The new marriage charter which came into effect on June 1 was the brainchild of City of Nice Mayor Christian Estrosi who decided to prohibit boisterous behaviour at weddings. Connexion France
reported couples about to tie the knot must sign the marriage charter before the ceremony and agree to adhere to the rules.
A number of bans will be applied under the marriage charter and include no whistling, shouting, flag waving (especially foreign flags), chaotic parking, no unauthorised music and no dancing in the streets. Couples who fail to comply with the new rules face their wedding being delayed for 24 hours.

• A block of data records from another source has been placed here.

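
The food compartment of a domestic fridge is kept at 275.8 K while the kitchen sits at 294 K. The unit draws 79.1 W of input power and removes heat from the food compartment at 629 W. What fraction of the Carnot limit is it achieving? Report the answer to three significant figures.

0.525

COP_actual = Q̇_C/Ẇ = 629.0/79.10 = 7.952.
The reservoir spacing is ΔT = 294 − 275.8 = 18.20 K.
COP_Carnot = T_C/ΔT = 275.80/18.20 = 15.15.
η_II = COP_actual/COP_Carnot = 7.952/15.15 = 0.5247.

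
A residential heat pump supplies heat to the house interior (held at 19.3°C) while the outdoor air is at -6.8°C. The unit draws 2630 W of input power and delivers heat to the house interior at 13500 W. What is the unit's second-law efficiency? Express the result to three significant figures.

COP_actual = Q̇_H/Ẇ = 13500/2630 = 5.133.
In absolute terms T_C = 266.35 K and T_H = 292.45 K, so ΔT = 26.10 K.
COP_Carnot = T_H/ΔT = 292.45/26.10 = 11.20.
η_II = COP_actual/COP_Carnot = 5.133/11.20 = 0.4581.

0.458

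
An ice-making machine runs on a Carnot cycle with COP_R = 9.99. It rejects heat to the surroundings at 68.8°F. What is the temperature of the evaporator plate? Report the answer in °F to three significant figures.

For a Carnot refrigerator COP_R = T_C/(T_H − T_C), so T_C = COP·T_H/(1 + COP).
With T_H = 293.59 K, T_C = 9.99 × 293.59/10.99 = 266.88 K.
Converting, 266.88 K = 20.71°F.

20.7 °F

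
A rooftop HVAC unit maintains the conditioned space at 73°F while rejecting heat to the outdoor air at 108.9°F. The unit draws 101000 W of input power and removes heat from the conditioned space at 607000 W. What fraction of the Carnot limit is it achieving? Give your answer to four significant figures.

COP_actual = Q̇_C/Ẇ = 607000/101000 = 6.010.
In absolute terms T_C = 295.93 K and T_H = 315.87 K, so ΔT = 19.94 K.
COP_Carnot = T_C/ΔT = 295.93/19.94 = 14.84.
η_II = COP_actual/COP_Carnot = 6.010/14.84 = 0.4050.

0.4050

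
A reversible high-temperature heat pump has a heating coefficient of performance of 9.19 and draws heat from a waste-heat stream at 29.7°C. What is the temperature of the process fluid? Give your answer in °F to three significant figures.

COP_HP = T_H/(T_H − T_C) rearranges to T_H = COP·T_C/(COP − 1).
With T_C = 302.85 K, T_H = 9.19 × 302.85/8.190 = 339.83 K.
Converting, 339.83 K = 152.02°F.

152 °F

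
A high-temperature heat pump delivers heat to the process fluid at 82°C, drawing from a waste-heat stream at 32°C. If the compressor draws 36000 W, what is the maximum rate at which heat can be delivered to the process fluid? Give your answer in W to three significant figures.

In absolute terms T_C = 305.15 K and T_H = 355.15 K, so ΔT = 50.00 K.
COP_Carnot = T_H/ΔT = 355.15/50.00 = 7.103.
Q̇_max = COP_Carnot × Ẇ = 7.103 × 36000 W = 255700 W.

256000 W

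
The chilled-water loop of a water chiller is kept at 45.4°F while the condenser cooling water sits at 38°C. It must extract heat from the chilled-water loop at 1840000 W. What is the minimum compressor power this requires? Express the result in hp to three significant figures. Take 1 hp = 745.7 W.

269 hp

In absolute terms T_C = 280.59 K and T_H = 311.15 K, so ΔT = 30.56 K.
COP_Carnot = T_C/ΔT = 280.59/30.56 = 9.183.
Ẇ_min = Q̇/COP_Carnot = 1840000/9.183 = 200400 W = 268.7 hp.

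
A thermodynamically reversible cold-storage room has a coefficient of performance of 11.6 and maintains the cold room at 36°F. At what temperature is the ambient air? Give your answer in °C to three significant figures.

26.0 °C

COP_R = T_C/(T_H − T_C) gives T_H − T_C = T_C/COP.
With T_C = 275.37 K, T_H = 275.37 × (1 + 1/11.6) = 299.11 K.
Converting, 299.11 K = 25.96°C.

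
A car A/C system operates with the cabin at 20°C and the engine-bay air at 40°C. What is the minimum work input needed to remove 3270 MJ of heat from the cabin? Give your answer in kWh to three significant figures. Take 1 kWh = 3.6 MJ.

62.0 kWh

In absolute terms T_C = 293.15 K and T_H = 313.15 K, so ΔT = 20.00 K.
The reversible limit is COP_R = T_C/ΔT = 14.66, so W_min = Q_C/COP = Q_C·ΔT/T_C.
W_min = 3270 × 20.00/293.15 = 223.1 MJ = 61.97 kWh.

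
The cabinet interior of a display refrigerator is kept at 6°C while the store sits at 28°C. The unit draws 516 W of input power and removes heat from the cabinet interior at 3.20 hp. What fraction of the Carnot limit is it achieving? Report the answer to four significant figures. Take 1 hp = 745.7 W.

Converting, Q̇_C = 3.200 hp = 2386 W, so COP_actual = Q̇_C/Ẇ = 2386/516.0 = 4.624.
In absolute terms T_C = 279.15 K and T_H = 301.15 K, so ΔT = 22.00 K.
COP_Carnot = T_C/ΔT = 279.15/22.00 = 12.69.
η_II = COP_actual/COP_Carnot = 4.624/12.69 = 0.3645.

0.3645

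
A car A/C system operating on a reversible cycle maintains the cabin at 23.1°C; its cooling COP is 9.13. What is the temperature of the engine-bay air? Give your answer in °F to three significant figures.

132 °F

COP_R = T_C/(T_H − T_C) gives T_H − T_C = T_C/COP.
With T_C = 296.25 K, T_H = 296.25 × (1 + 1/9.13) = 328.70 K.
Converting, 328.70 K = 131.99°F.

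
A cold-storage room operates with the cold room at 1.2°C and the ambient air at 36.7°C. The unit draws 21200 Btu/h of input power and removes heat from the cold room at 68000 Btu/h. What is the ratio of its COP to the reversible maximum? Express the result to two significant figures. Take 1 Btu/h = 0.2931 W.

COP_actual = Q̇_C/Ẇ = 68000/21200 = 3.208.
In absolute terms T_C = 274.35 K and T_H = 309.85 K, so ΔT = 35.50 K.
COP_Carnot = T_C/ΔT = 274.35/35.50 = 7.728.
η_II = COP_actual/COP_Carnot = 3.208/7.728 = 0.4150.

0.42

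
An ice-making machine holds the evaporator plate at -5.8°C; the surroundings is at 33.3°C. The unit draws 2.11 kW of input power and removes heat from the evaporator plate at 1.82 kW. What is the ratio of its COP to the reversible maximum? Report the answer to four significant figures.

COP_actual = Q̇_C/Ẇ = 1.820/2.110 = 0.8626.
In absolute terms T_C = 267.35 K and T_H = 306.45 K, so ΔT = 39.10 K.
COP_Carnot = T_C/ΔT = 267.35/39.10 = 6.838.
η_II = COP_actual/COP_Carnot = 0.8626/6.838 = 0.1261.

0.1261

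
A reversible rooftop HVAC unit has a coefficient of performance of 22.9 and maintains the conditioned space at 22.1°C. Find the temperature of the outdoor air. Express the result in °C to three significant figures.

COP_R = T_C/(T_H − T_C) gives T_H − T_C = T_C/COP.
With T_C = 295.25 K, T_H = 295.25 × (1 + 1/22.9) = 308.14 K.
Converting, 308.14 K = 34.99°C.

35.0 °C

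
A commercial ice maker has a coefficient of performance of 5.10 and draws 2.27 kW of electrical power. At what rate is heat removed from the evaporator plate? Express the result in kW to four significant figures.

Q̇_C = COP × Ẇ = 5.10 × 2.270 = 11.58 kW.

11.58 kW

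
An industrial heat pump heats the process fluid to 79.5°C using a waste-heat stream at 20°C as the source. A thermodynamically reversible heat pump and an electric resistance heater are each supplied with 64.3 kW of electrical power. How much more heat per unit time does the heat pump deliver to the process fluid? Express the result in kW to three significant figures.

In absolute terms T_C = 293.15 K and T_H = 352.65 K, so ΔT = 59.50 K.
COP_Carnot = T_H/ΔT = 352.65/59.50 = 5.927.
The heat pump delivers Q̇_H = COP × Ẇ = 381.1 kW; the resistance heater delivers Ẇ = 64.30 kW.
Extra = (COP − 1)·Ẇ = 316.8 kW.

317 kW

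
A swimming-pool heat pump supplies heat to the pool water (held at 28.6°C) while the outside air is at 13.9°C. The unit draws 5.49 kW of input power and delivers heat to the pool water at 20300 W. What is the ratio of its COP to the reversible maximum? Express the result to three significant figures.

0.180

Converting, Q̇_H = 20300 W = 20.30 kW, so COP_actual = Q̇_H/Ẇ = 20.30/5.490 = 3.698.
In absolute terms T_C = 287.05 K and T_H = 301.75 K, so ΔT = 14.70 K.
COP_Carnot = T_H/ΔT = 301.75/14.70 = 20.53.
η_II = COP_actual/COP_Carnot = 3.698/20.53 = 0.1801.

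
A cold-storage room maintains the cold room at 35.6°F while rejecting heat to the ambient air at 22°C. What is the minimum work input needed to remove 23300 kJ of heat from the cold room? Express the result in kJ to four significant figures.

1694 kJ

In absolute terms T_C = 275.15 K and T_H = 295.15 K, so ΔT = 20.00 K.
The reversible limit is COP_R = T_C/ΔT = 13.76, so W_min = Q_C/COP = Q_C·ΔT/T_C.
W_min = 23300 × 20.00/275.15 = 1694 kJ.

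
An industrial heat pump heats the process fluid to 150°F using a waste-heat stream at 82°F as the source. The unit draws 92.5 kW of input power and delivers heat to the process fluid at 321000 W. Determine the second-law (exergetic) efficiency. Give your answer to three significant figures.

Converting, Q̇_H = 321000 W = 321.0 kW, so COP_actual = Q̇_H/Ẇ = 321.0/92.50 = 3.470.
In absolute terms T_C = 300.93 K and T_H = 338.71 K, so ΔT = 37.78 K.
COP_Carnot = T_H/ΔT = 338.71/37.78 = 8.966.
η_II = COP_actual/COP_Carnot = 3.470/8.966 = 0.3871.

0.387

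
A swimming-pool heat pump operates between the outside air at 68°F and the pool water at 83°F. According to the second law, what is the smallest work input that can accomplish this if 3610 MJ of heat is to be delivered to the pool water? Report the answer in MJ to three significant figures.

In absolute terms T_C = 293.15 K and T_H = 301.48 K, so ΔT = 8.333 K.
The reversible limit is COP_HP = T_H/ΔT = 36.18, so W_min = Q_H/COP = Q_H·ΔT/T_H.
W_min = 3610 × 8.333/301.48 = 99.78 MJ.

99.8 MJ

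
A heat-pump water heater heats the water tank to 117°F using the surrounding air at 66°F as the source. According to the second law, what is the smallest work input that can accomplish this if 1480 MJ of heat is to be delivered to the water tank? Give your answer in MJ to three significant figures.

In absolute terms T_C = 292.04 K and T_H = 320.37 K, so ΔT = 28.33 K.
The reversible limit is COP_HP = T_H/ΔT = 11.31, so W_min = Q_H/COP = Q_H·ΔT/T_H.
W_min = 1480 × 28.33/320.37 = 130.9 MJ.

131 MJ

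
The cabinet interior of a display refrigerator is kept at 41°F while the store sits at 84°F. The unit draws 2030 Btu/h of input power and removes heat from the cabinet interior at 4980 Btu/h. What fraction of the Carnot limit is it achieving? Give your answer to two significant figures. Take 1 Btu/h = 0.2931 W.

0.21

COP_actual = Q̇_C/Ẇ = 4980/2030 = 2.453.
In absolute terms T_C = 278.15 K and T_H = 302.04 K, so ΔT = 23.89 K.
COP_Carnot = T_C/ΔT = 278.15/23.89 = 11.64.
η_II = COP_actual/COP_Carnot = 2.453/11.64 = 0.2107.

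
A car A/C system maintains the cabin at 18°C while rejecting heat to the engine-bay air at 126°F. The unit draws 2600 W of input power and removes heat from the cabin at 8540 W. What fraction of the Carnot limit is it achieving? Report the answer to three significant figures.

COP_actual = Q̇_C/Ẇ = 8540/2600 = 3.285.
In absolute terms T_C = 291.15 K and T_H = 325.37 K, so ΔT = 34.22 K.
COP_Carnot = T_C/ΔT = 291.15/34.22 = 8.508.
η_II = COP_actual/COP_Carnot = 3.285/8.508 = 0.3861.

0.386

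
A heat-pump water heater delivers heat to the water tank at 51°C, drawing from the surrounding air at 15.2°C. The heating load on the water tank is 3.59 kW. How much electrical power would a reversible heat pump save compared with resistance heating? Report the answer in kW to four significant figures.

In absolute terms T_C = 288.35 K and T_H = 324.15 K, so ΔT = 35.80 K.
COP_Carnot = T_H/ΔT = 324.15/35.80 = 9.054.
Resistance heating needs Ẇ_res = Q̇_H = 3.590 kW; the reversible heat pump needs only Ẇ_hp = Q̇_H/COP = 0.3965 kW.
Saving = 3.590 − 0.3965 = 3.194 kW.

3.194 kW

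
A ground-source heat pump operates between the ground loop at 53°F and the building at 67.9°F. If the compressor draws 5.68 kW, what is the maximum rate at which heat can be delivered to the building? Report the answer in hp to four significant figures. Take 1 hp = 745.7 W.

269.7 hp

In absolute terms T_C = 284.82 K and T_H = 293.09 K, so ΔT = 8.278 K.
COP_Carnot = T_H/ΔT = 293.09/8.278 = 35.41.
Q̇_max = COP_Carnot × Ẇ = 35.41 × 5.680 kW = 201.1 kW = 269.7 hp.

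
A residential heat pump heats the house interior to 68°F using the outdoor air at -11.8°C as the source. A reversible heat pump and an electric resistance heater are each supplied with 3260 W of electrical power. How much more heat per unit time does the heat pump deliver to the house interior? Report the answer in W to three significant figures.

In absolute terms T_C = 261.35 K and T_H = 293.15 K, so ΔT = 31.80 K.
COP_Carnot = T_H/ΔT = 293.15/31.80 = 9.219.
The heat pump delivers Q̇_H = COP × Ẇ = 30050 W; the resistance heater delivers Ẇ = 3260 W.
Extra = (COP − 1)·Ẇ = 26790 W.

26800 W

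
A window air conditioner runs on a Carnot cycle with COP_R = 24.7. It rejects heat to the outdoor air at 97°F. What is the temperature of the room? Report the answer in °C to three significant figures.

For a Carnot refrigerator COP_R = T_C/(T_H − T_C), so T_C = COP·T_H/(1 + COP).
With T_H = 309.26 K, T_C = 24.7 × 309.26/25.70 = 297.23 K.
Converting, 297.23 K = 24.08°C.

24.1 °C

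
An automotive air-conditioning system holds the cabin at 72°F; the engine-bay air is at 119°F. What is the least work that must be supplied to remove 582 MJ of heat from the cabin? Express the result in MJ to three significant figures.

51.4 MJ

In absolute terms T_C = 295.37 K and T_H = 321.48 K, so ΔT = 26.11 K.
The reversible limit is COP_R = T_C/ΔT = 11.31, so W_min = Q_C/COP = Q_C·ΔT/T_C.
W_min = 582.0 × 26.11/295.37 = 51.45 MJ.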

The wedding charter has proved controversial and attracted a slew of criticism in addition to being branded racist. France 24
reported the charter bans behaviours more commonly associated with weddings in the North African and African communities, rather than traditional French weddings. A critic from a civil rights organization slammed the charter, saying “It is more geared for those who come from the other side of the Mediterranean, where weddings are traditionally much more joyous and are celebrated openly in public spaces."
Deputy mayor of Nice Auguste Verola defended the charter. He said It’s a question of common courtesy and politesse" adding “It’s not a question of keeping people from ululating or applauding. It’s still a wedding, after all”.
Verola went on to say that the flag waving ban does not target North African or Algerian flags, as all flags will be banned.
Reacting to the ban a protest was organized on Saturday morning. According to Riviera Radio
civil rights groups staged a mock silent wedding party as they carried placards denouncing the new rules.